#exchange #intermediaries #HowItGoingOn


The middlemen that stand between cryptocurrency buyers and sellers are called centralized exchanges, or CEXs. Here's a thorough explanation of how they work:


Enrollment and Validation of Users:

On the exchange, users must register for an account and go through a verification process that frequently entails KYC (Know Your Customer) protocols. This guarantees adherence to legal requirements and aids in preventing fraud.

Refunds and Deposits:

Users can fund their exchange account with cryptocurrencies or fiat money (USD, EUR, etc.). These money are kept in custodial wallets by the exchange.

Users have the option to withdraw funds from the exchange to their bank account or personal wallet.


Order Matching:

The exchange compares a user's purchase or sell order with matching orders from other users. An order book that contains a list of all purchase and sell orders is used for this.
The exchange makes certain that the trade is carried out at the best market price.

Trading Commissions:

Exchanges impose transaction fees on each exchange. These costs may take the form of a fixed fee or a percentage of the trade amount.
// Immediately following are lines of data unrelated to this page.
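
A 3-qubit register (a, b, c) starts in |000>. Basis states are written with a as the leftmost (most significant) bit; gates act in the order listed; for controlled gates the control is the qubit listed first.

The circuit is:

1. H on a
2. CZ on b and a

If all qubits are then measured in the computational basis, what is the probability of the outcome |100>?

A full measurement returns |100> with probability 1/2.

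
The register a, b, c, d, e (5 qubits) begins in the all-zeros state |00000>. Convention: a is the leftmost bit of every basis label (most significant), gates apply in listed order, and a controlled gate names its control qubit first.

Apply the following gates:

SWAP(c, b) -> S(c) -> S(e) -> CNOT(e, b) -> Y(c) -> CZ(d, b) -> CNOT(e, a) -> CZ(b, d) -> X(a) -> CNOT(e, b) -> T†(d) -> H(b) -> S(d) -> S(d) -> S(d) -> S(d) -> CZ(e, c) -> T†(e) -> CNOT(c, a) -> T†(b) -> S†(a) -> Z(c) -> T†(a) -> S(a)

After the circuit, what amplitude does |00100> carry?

The amplitude on |00100> is -sqrt(2)*I/2. Key observation: gates 13-16 undo each other exactly, leaving only the rest of the circuit to track.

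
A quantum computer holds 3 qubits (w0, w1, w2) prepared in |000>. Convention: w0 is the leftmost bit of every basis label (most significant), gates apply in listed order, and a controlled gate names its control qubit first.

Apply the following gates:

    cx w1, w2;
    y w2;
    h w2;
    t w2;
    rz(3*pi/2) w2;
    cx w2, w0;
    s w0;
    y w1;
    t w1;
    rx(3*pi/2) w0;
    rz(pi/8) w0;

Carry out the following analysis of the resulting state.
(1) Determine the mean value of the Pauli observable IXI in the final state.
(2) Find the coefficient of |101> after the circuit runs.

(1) The observable IXI averages to 0.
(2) The amplitude on |101> is 0.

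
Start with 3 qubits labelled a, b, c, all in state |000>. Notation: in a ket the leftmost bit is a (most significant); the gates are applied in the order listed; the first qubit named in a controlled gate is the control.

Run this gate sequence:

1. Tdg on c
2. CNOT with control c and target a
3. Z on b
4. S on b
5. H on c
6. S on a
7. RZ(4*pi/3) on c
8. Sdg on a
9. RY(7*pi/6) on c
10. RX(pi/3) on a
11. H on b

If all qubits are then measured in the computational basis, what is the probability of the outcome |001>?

A full measurement returns |001> with probability 15/64.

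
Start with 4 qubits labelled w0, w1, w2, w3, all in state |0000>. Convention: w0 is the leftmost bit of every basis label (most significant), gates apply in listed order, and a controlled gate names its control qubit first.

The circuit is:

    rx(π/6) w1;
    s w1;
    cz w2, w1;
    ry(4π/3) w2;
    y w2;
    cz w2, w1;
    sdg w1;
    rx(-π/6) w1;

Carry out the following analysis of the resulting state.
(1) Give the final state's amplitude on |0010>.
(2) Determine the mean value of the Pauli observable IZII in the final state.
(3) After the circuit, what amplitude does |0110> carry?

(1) |0010> carries amplitude -sqrt(3)*I/4 in the final state.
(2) The expectation value of IZII is 7/8.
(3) The amplitude on |0110> is 1/4.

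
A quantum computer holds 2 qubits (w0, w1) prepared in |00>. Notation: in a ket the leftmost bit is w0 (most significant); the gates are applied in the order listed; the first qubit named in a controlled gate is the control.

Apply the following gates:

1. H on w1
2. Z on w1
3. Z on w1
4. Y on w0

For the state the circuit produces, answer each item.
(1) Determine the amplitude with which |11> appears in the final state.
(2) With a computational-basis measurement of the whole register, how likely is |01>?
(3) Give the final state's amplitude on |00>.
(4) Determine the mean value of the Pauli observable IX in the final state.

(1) The amplitude on |11> is sqrt(2)*I/2.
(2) The probability of measuring |01> is 0.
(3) The final state's coefficient on |00> equals 0.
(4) The observable IX averages to 1.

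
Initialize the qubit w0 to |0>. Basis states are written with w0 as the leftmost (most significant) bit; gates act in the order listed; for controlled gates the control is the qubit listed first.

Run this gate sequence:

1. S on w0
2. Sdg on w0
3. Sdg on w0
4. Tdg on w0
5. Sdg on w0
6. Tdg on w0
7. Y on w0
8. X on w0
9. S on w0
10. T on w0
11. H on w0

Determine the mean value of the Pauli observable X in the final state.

The observable X averages to 1.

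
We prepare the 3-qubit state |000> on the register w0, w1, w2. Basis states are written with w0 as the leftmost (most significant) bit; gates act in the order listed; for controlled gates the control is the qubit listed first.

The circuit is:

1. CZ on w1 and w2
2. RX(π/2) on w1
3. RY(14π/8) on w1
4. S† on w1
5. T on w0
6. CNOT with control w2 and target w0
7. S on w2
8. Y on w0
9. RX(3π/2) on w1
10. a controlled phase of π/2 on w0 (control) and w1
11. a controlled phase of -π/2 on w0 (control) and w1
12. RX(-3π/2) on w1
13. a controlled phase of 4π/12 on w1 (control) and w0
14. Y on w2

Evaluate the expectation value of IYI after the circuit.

The expectation value of IYI is -sqrt(3)/2. Key observation: steps 9-12 multiply out to the identity, so the circuit reduces to the remaining gates.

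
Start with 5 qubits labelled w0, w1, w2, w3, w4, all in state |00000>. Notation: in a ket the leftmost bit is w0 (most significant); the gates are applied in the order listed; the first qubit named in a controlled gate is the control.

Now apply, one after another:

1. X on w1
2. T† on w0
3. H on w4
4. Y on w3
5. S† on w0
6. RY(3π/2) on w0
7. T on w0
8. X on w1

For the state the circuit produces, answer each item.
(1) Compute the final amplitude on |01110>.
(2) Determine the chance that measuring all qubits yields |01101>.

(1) The amplitude on |01110> is 0.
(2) A full measurement returns |01101> with probability 0.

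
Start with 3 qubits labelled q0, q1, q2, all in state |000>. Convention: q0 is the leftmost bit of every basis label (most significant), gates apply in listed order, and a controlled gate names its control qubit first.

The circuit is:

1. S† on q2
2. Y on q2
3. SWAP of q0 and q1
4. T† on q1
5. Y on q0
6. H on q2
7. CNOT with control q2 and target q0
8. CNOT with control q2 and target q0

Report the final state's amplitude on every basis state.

The final amplitudes are -sqrt(2)/2 on |100>, sqrt(2)/2 on |101>, and 0 on every other basis state. Key observation: gates 7-8 undo each other exactly, leaving only the rest of the circuit to track.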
For exchanges, fees are their main source of income.

Security Procedures:

Several security precautions are put in place by centralized exchanges to safeguard user money and information. This includes encryption, cold storage for most cash, and two-factor authentication (2FA).

It is encouraged that users withdraw substantial quantities of cryptocurrency to their personal wallets because centralized exchanges are susceptible to hacking attempts even with these security precautions.